"The most important thing is that North Korea continues to develop their nuclear capacity and as long as the United States remains sidelined, I see no likelihood that that's going to change. Maybe putting people ahead of plutonium, focusing on some of the people-to people-interactions, which could address some of the pressing human rights concerns in North Korea but also perhaps begin to create some greater enthusiasm inside North Korea among the elite for renegotiating the terms of their current path, their current commitment to nuclear weapons."
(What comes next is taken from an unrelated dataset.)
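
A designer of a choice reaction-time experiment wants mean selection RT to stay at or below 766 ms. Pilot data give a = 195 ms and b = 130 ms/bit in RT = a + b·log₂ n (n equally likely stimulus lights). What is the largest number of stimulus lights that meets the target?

130·log₂ n ≤ 766 − 195 = 571, giving log₂ n ≤ 4.3923 and n ≤ 21.000. The largest whole number is 20.

20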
"You just mentioned people over plutonium approach, what do you mean exactly by that?"
"So I think the United States and other parties of the six party talks need to focus on building a constituency inside North Korea for a change. It means even if you keep sanctions, doing things like family reunion visits, cultural exchanges, bringing North Korean students out of North Korea, all of these things can help show North Korea that true path to security does not lie with nuclear weapons."
"Really, knowing that there is this huge nuclear threat in North Korea and just using the peole to people approach, wouldn't that be too dangerous?"
"Well, the situation is dangerous now and nothing that the six parties are doing are making it any less dangerous. So admittedly, a people-focused approach will not yield immediate results on the nuclear threat that we face but neither is the current strategic patience approach yielding anything in terms of reduction of threats."
"President Xi Jinping will be coming to South Korea next month. Traditionally, Chinese leaders have visited North Korea before coming to South Korea. President Xi isn't doing that, is this another sign of change in China-North Korea relations?"
"It's a very important signal by China. That China sees the long-term future of the Korean Peninsula being decided more by Seoul than by Pyongyang and China wants to have that discussion ultimately with South Korea. So I think that it's a good sign for China's recognition of the realities on the Korean Peninsula."